Under the Consumer Financial Protection Bureau rule, banks and credit card companies could no longer force customers into arbitration and block them from banding together to file a classaction suit.
The change would deal a serious blow to Wall Street and could wind up costing financial firms billions of dollars.
Richard Cordray, director of the Consumer Financial Protection Bureau, said including mandatory arbitration clauses in contracts “allows companies to sidestep the judicial system, avoid big refunds, and continue to pursue profitable practices that may violate the law and harm large numbers of consumers.”
More immediately, its adoption is almost certain to set off a political firestorm in Washington, where both the administration of President Donald Trump and House Republicans have pushed to rein in the consumer finance agency as part of an effort to lighten regulation on the financial industry.
Under the Congressional Review Act, lawmakers have 60 legislative days to overturn the rule blocking mandatory arbitrations. The rule could take effect next year.
The Chamber of Commerce and other probusiness groups have belittled the rule as nothing more than a gift to class-action lawyers, who tend to be Democratic donors.
But as much as Republicans deplore the consumer protection agency, they may find it difficult to kill a rule that could have populist appeal.
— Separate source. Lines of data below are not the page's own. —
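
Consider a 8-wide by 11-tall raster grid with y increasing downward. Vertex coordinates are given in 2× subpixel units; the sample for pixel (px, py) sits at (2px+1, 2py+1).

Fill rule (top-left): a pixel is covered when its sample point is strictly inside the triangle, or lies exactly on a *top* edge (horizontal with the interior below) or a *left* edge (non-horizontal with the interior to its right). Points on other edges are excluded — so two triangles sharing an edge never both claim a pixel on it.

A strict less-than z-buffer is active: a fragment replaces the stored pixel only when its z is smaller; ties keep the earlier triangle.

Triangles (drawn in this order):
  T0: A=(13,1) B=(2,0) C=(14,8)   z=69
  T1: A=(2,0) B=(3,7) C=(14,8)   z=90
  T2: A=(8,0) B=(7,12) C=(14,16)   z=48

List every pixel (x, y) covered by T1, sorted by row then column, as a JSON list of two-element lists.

T0:
  2·area = 76  (B↔C swapped to make it positive)
  edge (13, 1)→(14, 8): d=(1,7) right/bottom  bias=-1
  edge (14, 8)→(2, 0): d=(-12,-8) top-left  bias=+0
  edge (2, 0)→(13, 1): d=(11,1) right/bottom  bias=-1
    (2,0)@(5, 1): e=[56,12,8] → █
    (3,0)@(7, 1): e=[42,28,6] → █
    (4,0)@(9, 1): e=[28,44,4] → █
    (5,0)@(11, 1): e=[14,60,2] → █
    (6,0)@(13, 1): e=[0,76,0] → ·  [on edge]
    (2,1)@(5, 3): e=[58,-12,30] → ·
    (3,1)@(7, 3): e=[44,4,28] → █
    (6,1)@(13, 3): e=[2,52,22] → █
    (7,1)@(15, 3): e=[-12,68,20] → ·
    (3,2)@(7, 5): e=[46,-20,50] → ·
    (4,2)@(9, 5): e=[32,-4,48] → ·
    (5,2)@(11, 5): e=[18,12,46] → █
    (7,7)@(15, 15): e=[0,-76,152] → ·  [on edge]
  covered (11 px):
    · · █ █ █ █ · ·
    · · · █ █ █ █ ·
    · · · · · █ █ ·
    · · · · · · █ ·
    · · · · · · · ·
    · · · · · · · ·
    · · · · · · · ·
    · · · · · · · ·
    · · · · · · · ·
    · · · · · · · ·
    · · · · · · · ·
T1:
  2·area = 76  (B↔C swapped to make it positive)
  edge (2, 0)→(14, 8): d=(12,8) right/bottom  bias=-1
  edge (14, 8)→(3, 7): d=(-11,-1) top-left  bias=+0
  edge (3, 7)→(2, 0): d=(-1,-7) top-left  bias=+0
    (1,0)@(3, 1): e=[4,66,6] → █
    (2,0)@(5, 1): e=[-12,68,20] → ·
    (1,1)@(3, 3): e=[28,44,4] → █
    (2,1)@(5, 3): e=[12,46,18] → █
    (3,1)@(7, 3): e=[-4,48,32] → ·
    (1,2)@(3, 5): e=[52,22,2] → █
    (3,2)@(7, 5): e=[20,26,30] → █
    (4,2)@(9, 5): e=[4,28,44] → █
    (5,2)@(11, 5): e=[-12,30,58] → ·
    (1,3)@(3, 7): e=[76,0,0] → █  [on edge]
    (5,3)@(11, 7): e=[12,8,56] → █
    (6,3)@(13, 7): e=[-4,10,70] → ·
    (2,10)@(5, 21): e=[228,-152,0] → ·  [on edge]
  covered (12 px):
    · █ · · · · · ·
    · █ █ · · · · ·
    · █ █ █ █ · · ·
    · █ █ █ █ █ · ·
    · · · · · · · ·
    · · · · · · · ·
    · · · · · · · ·
    · · · · · · · ·
    · · · · · · · ·
    · · · · · · · ·
    · · · · · · · ·
T2:
  2·area = 88  (B↔C swapped to make it positive)
  edge (8, 0)→(14, 16): d=(6,16) right/bottom  bias=-1
  edge (14, 16)→(7, 12): d=(-7,-4) top-left  bias=+0
  edge (7, 12)→(8, 0): d=(1,-12) top-left  bias=+0
    (4,1)@(9, 3): e=[2,71,15] → █
    (5,1)@(11, 3): e=[-30,79,39] → ·
    (4,2)@(9, 5): e=[14,57,17] → █
    (5,2)@(11, 5): e=[-18,65,41] → ·
    (4,3)@(9, 7): e=[26,43,19] → █
    (5,3)@(11, 7): e=[-6,51,43] → ·
    (4,4)@(9, 9): e=[38,29,21] → █
    (5,4)@(11, 9): e=[6,37,45] → █
    (6,4)@(13, 9): e=[-26,45,69] → ·
    (4,5)@(9, 11): e=[50,15,23] → █
    (6,5)@(13, 11): e=[-14,31,71] → ·
    (4,6)@(9, 13): e=[62,1,25] → █
  covered (10 px):
    · · · · · · · ·
    · · · · █ · · ·
    · · · · █ · · ·
    · · · · █ · · ·
    · · · · █ █ · ·
    · · · · █ █ · ·
    · · · · █ █ · ·
    · · · · · · █ ·
    · · · · · · · ·
    · · · · · · · ·
    · · · · · · · ·

Final: [[1,0],[1,1],[2,1],[1,2],[2,2],[3,2],[4,2],[1,3],[2,3],[3,3],[4,3],[5,3]]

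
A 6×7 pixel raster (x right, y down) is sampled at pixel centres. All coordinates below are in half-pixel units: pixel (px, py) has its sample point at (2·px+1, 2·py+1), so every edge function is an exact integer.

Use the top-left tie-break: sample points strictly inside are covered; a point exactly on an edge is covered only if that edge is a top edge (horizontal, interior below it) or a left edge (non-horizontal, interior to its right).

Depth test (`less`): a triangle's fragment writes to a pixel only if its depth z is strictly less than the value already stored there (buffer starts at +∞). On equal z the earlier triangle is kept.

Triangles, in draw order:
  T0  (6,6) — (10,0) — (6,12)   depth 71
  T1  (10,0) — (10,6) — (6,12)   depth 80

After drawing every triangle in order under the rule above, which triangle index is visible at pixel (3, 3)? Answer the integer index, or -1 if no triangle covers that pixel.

T0:
  2·area = 24
  edge (6, 6)→(10, 0): d=(4,-6) top-left  bias=+0
  edge (10, 0)→(6, 12): d=(-4,12) right/bottom  bias=-1
  edge (6, 12)→(6, 6): d=(0,-6) top-left  bias=+0
    (4,1)@(9, 3): e=[6,0,18] → ·  [on edge]
    (3,2)@(7, 5): e=[2,16,6] → #
    (4,2)@(9, 5): e=[14,-8,18] → ·
    (3,3)@(7, 7): e=[10,8,6] → #
    (4,3)@(9, 7): e=[22,-16,18] → ·
    (3,4)@(7, 9): e=[18,0,6] → ·  [on edge]
  covered (2 px):
    · · · · · ·
    · · · · · ·
    · · · # · ·
    · · · # · ·
    · · · · · ·
    · · · · · ·
    · · · · · ·
T1:
  2·area = 24
  edge (10, 0)→(10, 6): d=(0,6) right/bottom  bias=-1
  edge (10, 6)→(6, 12): d=(-4,6) right/bottom  bias=-1
  edge (6, 12)→(10, 0): d=(4,-12) top-left  bias=+0
    (4,1)@(9, 3): e=[6,18,0] → #  [on edge]
    (5,1)@(11, 3): e=[-6,6,24] → ·
    (4,2)@(9, 5): e=[6,10,8] → #
    (5,2)@(11, 5): e=[-6,-2,32] → ·
    (4,3)@(9, 7): e=[6,2,16] → #
    (5,3)@(11, 7): e=[-6,-10,40] → ·
    (3,4)@(7, 9): e=[18,6,0] → #  [on edge]
    (4,4)@(9, 9): e=[6,-6,24] → ·
    (3,5)@(7, 11): e=[18,-2,8] → ·
  covered (4 px):
    · · · · · ·
    · · · · # ·
    · · · · # ·
    · · · · # ·
    · · · # · ·
    · · · · · ·
    · · · · · ·

Z-buffer (winner per pixel, '.' = empty):
  . . . . . .
  . . . . 1 .
  . . . 0 1 .
  . . . 0 1 .
  . . . 1 . .
  . . . . . .
  . . . . . .

Final: 0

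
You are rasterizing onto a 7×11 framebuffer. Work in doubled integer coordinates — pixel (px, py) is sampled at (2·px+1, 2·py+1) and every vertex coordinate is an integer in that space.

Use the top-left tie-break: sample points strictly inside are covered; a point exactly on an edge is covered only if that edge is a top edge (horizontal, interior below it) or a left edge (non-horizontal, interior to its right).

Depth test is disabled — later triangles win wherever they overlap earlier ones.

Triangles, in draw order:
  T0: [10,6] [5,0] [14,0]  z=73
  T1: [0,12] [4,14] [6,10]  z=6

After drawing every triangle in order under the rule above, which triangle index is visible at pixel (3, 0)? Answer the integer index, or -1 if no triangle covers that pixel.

T0:
  2·area = 54
  edge (10, 6)→(5, 0): d=(-5,-6) top-left  bias=+0
  edge (5, 0)→(14, 0): d=(9,0) top-left  bias=+0
  edge (14, 0)→(10, 6): d=(-4,6) right/bottom  bias=-1
    (3,0)@(7, 1): e=[7,9,38] → █
    (4,0)@(9, 1): e=[19,9,26] → █
    (5,0)@(11, 1): e=[31,9,14] → █
    (6,0)@(13, 1): e=[43,9,2] → █
    (3,1)@(7, 3): e=[-3,27,30] → ·
    (4,1)@(9, 3): e=[9,27,18] → █
    (6,1)@(13, 3): e=[33,27,-6] → ·
    (4,2)@(9, 5): e=[-1,45,10] → ·
    (5,2)@(11, 5): e=[11,45,-2] → ·
  covered (6 px):
    · · · █ █ █ █
    · · · · █ █ ·
    · · · · · · ·
    · · · · · · ·
    · · · · · · ·
    · · · · · · ·
    · · · · · · ·
    · · · · · · ·
    · · · · · · ·
    · · · · · · ·
    · · · · · · ·
T1:
  2·area = 20  (B↔C swapped to make it positive)
  edge (0, 12)→(6, 10): d=(6,-2) top-left  bias=+0
  edge (6, 10)→(4, 14): d=(-2,4) right/bottom  bias=-1
  edge (4, 14)→(0, 12): d=(-4,-2) top-left  bias=+0
    (4,4)@(9, 9): e=[0,-10,30] → ·  [on edge]
    (1,5)@(3, 11): e=[0,10,10] → █  [on edge]
    (2,5)@(5, 11): e=[4,2,14] → █
    (3,5)@(7, 11): e=[8,-6,18] → ·
    (1,6)@(3, 13): e=[12,6,2] → █
    (2,6)@(5, 13): e=[16,-2,6] → ·
    (1,7)@(3, 15): e=[24,2,-6] → ·
  covered (3 px):
    · · · · · · ·
    · · · · · · ·
    · · · · · · ·
    · · · · · · ·
    · · · · · · ·
    · █ █ · · · ·
    · █ · · · · ·
    · · · · · · ·
    · · · · · · ·
    · · · · · · ·
    · · · · · · ·

Z-buffer (winner per pixel, '.' = empty):
  . . . 0 0 0 0
  . . . . 0 0 .
  . . . . . . .
  . . . . . . .
  . . . . . . .
  . 1 1 . . . .
  . 1 . . . . .
  . . . . . . .
  . . . . . . .
  . . . . . . .
  . . . . . . .

Answer: 0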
Judges, prosecutors and regulators have decried arbitration clauses for allowing corporations to circumvent the courts and for taking away the only tools citizens have to fight illegal or deceitful business practices.
The rule is one of the signature efforts of the Consumer Financial Protection Bureau, which was created in 2010 as part of the Dodd-Frank regulatory overhaul to safeguard the rights of Americans after the mortgage crisis.
At a time when DoddFrank has come under attack, the arbitration initiative from the consumer finance agency — which operates independently from the Trump administration — is a provocative stand against the political tide in Washington.
Supporters of the agency say arbitration is the kind of issue that requires independence from corporate interests.
“Forced arbitration deprives victims of not only their day in court, but of the right to band together with other targets of corporate lawbreaking. It’s a get-out-of-jail-free card for lawbreakers,” said Lisa Donner, executive director of Americans for Financial Reform. “The consumer agency’s rule will stop Wall Street and predatory lenders from ripping people off with impunity, and make markets fairer and safer for ordinary Americans.”
The rule will unwind a series of brazen legal maneuvers undertaken by major U.S. companies to block customers from going to court to fight potentially harmful business practices.